MMIX LOGO

MMIX Bug Report SYNCD

Table of Content

Content

MMIXware Version

mmix-20110831

Bug Reported

Initial: 09/20/2011
Update: 11/6/2011

Author

Eiji Yoshiya

Description

The syncd instruction may lead to the following situation:
  • Dfiller holds Scache lock and waits for Dcache lock,
  • Clean holds Dcache lock and waits for Dflusher to complete,
  • Dfluhser waits for Scache lock.
  • and then, the syncd instruction never completes.
To reproduce this situation, run mmmix with plain.mmconfig and the following program.
000000000000:
        e0018000e6010001	seth	$1,0x8000	incml	$1,0x0001
        f200003efd000000	pushj	$0, 0x3e*4	swym	0,0,0
        e0008000e5000001	seth	$0,0x8000	incmh	$0,0x0001
        e3010110af000000	setl	$1,0x0110	stou	$0,$0,0
        2300002027010101	lda	$0,$0,0x20	subu	$1,$1,1
        4b01fffdfd000000	bnz	$1,@-0x3*4	swym	0,0,0
        e3030030fd000000	setl	$3,0x0030	swym	0,0,0
        270303014b03fffe	subu	$3,$3,1		bnz	$3,@-0x2*4
        e0018000e6010002	seth	$1,0x8000	incml	$1,0x0002
        f200002ef0000000	pushj	$0, 0x2e*4	jmp	@
000000000100:
        e0028000e5020001	seth	$2,0x8000	incmh	$2,0x0001
        e7020300fd000000	incl	$2,0x0300	swym	0,0,0
        8f000000b9070200	ldou	$0,$0,0		syncd	7,$2,0
        f8000000fd000000	pop	$0,0		swym	0,0,0
000000010000:
        0000000000000000
000000020000:
        0000000000000000
000100000000:
        0000000000000000

Then start the program in kernel mode:
mmmix> k
mmmix> 10000
mmmix> v1ff
mmmix> 1
...
mmmix> 1
...

The syncd instruction never completes.

Details

Cycle 8449
LSU1:2 executes ld instruction. Data is not in Dcache and Dcache is full. So LSU1:2 starts Dflusher, gives Scache lock to Dfiller, and starts Dfiller. (mmix-pipe.w, line 4982-4989)

Cycle 8450
* Dfluhser waits for Scache lock. (mmix-pipe.w, line 3860)

Cycle 8451
Dfiller starts Sfiller. (mmix-pipe.w, line 4035)

Cycle 8454
Sfiller reads data from memory, passes data to Dfiller, and schedules Dfiller in 10 cycles. (mmix-pipe.w, line 3951-3955)

Cycle 8464
Dfiller receives data from Sfiller, passes data to LSU1:2 and schedules LSU1:2 in 2 cycles. (mmix-pipe.w, line 3999-4003)

Cycle 8466
LSU1:2 receives data from Dfiller and then LSU1:2 completes ld instruction. (mmix-pipe.w, line 2674-2683)

Cycle 8468
Now syncd instruction reaches the hot seat; LSU2:2 executes syncd instruction and starts Clean coroutine. (mmix-pipe.w, line 6428-6435)

Cycle 8469
* Clean gets Dcache lock and waits for Dflusher to complete. (mmix-pipe.w, line 4154-4160, 4130-4133)

Cycle 8494
Sfiller completes reading cache block and schedules Dfiller at next cycle. (mmix-pipe.w, line 3964)

Cycle 8497
To copy data from Scache to Dcache,
* Dfiller waits for Dcache lock holding the Scache lock. (mmix-pipe.w, line 4011)

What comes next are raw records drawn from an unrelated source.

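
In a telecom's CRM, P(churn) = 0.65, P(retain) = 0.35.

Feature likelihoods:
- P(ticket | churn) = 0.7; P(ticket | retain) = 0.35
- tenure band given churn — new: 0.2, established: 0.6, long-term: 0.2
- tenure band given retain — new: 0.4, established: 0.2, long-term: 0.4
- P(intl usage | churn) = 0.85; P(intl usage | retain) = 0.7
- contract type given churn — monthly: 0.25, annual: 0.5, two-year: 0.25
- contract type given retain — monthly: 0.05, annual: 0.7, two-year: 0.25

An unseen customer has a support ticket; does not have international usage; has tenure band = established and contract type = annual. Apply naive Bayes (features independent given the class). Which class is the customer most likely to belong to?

churn

churn: 0.65 × 0.7 × 0.6 × (1−0.85) × 0.5 = 0.020475
retain: 0.35 × 0.35 × 0.2 × (1−0.7) × 0.7 = 0.005145
Highest score → churn.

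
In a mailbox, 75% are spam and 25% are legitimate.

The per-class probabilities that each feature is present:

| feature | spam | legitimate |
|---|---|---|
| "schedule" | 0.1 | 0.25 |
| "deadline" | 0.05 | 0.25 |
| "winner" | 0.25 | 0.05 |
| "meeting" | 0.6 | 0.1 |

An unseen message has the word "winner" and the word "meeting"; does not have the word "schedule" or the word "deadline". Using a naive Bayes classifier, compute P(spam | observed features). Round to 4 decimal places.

0.9927

spam: 0.75 × (1−0.1) × (1−0.05) × 0.25 × 0.6 = 0.0961875
legitimate: 0.25 × (1−0.25) × (1−0.25) × 0.05 × 0.1 = 0.000703125
P(spam | x) = 0.0961875 / 0.096890625 ≈ 0.9927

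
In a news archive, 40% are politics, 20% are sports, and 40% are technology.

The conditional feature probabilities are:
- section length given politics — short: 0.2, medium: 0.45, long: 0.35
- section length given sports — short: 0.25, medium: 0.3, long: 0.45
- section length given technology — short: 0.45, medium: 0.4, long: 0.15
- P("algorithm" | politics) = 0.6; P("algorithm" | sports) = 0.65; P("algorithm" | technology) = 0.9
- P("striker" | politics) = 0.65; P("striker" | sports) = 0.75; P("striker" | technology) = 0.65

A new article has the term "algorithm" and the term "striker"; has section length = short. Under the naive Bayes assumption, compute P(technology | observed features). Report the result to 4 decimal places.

politics: 0.4 × 0.2 × 0.6 × 0.65 = 0.0312
sports: 0.2 × 0.25 × 0.65 × 0.75 = 0.024375
technology: 0.4 × 0.45 × 0.9 × 0.65 = 0.1053
P(technology | x) = 0.1053 / 0.160875 ≈ 0.6545

0.6545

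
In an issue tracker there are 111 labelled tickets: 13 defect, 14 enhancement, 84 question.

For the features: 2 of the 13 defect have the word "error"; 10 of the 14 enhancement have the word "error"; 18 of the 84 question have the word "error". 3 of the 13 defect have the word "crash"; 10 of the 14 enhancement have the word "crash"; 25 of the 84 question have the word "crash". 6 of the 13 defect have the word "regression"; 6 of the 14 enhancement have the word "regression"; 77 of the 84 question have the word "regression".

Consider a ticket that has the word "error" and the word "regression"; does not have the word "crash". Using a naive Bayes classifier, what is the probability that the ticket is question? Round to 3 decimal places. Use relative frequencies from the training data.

0.857

defect: (13/111) × (2/13) × (10/13) × (6/13) ≈ 0.00639693
enhancement: (14/111) × (10/14) × (4/14) × (6/14) ≈ 0.0110314
question: (84/111) × (18/84) × (59/84) × (77/84) ≈ 0.104408
P(question | x) = 0.104408 / 0.12183633 ≈ 0.857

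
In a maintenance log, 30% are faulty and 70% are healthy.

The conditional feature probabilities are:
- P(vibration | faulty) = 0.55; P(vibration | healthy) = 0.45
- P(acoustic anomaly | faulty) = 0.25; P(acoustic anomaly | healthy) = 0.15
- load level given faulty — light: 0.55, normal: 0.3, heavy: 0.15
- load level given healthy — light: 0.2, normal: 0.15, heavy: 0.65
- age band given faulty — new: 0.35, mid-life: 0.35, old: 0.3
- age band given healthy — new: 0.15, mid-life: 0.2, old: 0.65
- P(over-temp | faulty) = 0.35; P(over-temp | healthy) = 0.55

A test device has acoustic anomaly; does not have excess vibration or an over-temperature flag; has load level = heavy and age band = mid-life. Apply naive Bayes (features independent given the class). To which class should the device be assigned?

faulty: 0.3 × (1−0.55) × 0.25 × 0.15 × 0.35 × (1−0.35) = 0.00115171875
healthy: 0.7 × (1−0.45) × 0.15 × 0.65 × 0.2 × (1−0.55) = 0.003378375
Highest score → healthy.

healthy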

Lines with a leading * show that the meta-simulator goes into deadlock.

Proposed patch

Locking the Dcache in "clean" is dangerous. In this case, waiting for Dflusher while holding the Dcache lock causes deadlock. So, I changed mmix-pipe.w to release the Dcache lock before waiting for Dflusher.

The following is my patch:


--- ../mmix-20110831/mmix-pipe.w        2011-09-01 03:23:52.000000000 +0900
+++ mmix-pipe.w 2011-10-30 00:06:11.562500000 +0900
@@ -4130,7 +4130,7 @@
 Dclean: data->state=1;@+
   data->ptr_b=(void*)p;@+
   wait(Dcache->access_time);
-case 1:@+if (Dcache->flusher.next) wait(1);
+case 1:@+if (Dcache->flusher.next) goto Dclean_retry;
   flush_cache(Dcache,p,data->x.o.h==0);
   p->tag.h|=data->x.o.h;
   release_lock(self,Dcache->lock);
@@ -4161,6 +4161,16 @@
   }
   data->state=9;@+
   wait(Dcache->access_time);
+Dclean_retry:
+  release_lock(self,Dcache->lock);
+  if (data->i==sync) data->state=100;
+  else data->state=4;
+  wait(1);
+case 100:@+ if (Dcache->lock || (j=get_reader(Dcache)<0)) wait(1);
+  startup(&Dcache->reader[j],Dcache->access_time);
+  set_lock(self,Dcache->lock);
+  i=data->y.o.h, j=data->y.o.l;
+  goto Dclean_loop;

 @ @<Cases 5 through 9...@>=
 case 5:@+ if (self->lockloc) *(self->lockloc)=NULL, self->lockloc=NULL;

Discussion

This bug was fixed.

I did an extensive study of the source code to see what locks coroutines do hold and do wait for. It is probably best to bring the locks/coroutines in an partial order so that a owning lock A, a coroutine is allowed to wait for lock B only if B comes later in the partial order. (coroutines are like locks because you can wait on coroutine->next) I established the following order: (with Scache present)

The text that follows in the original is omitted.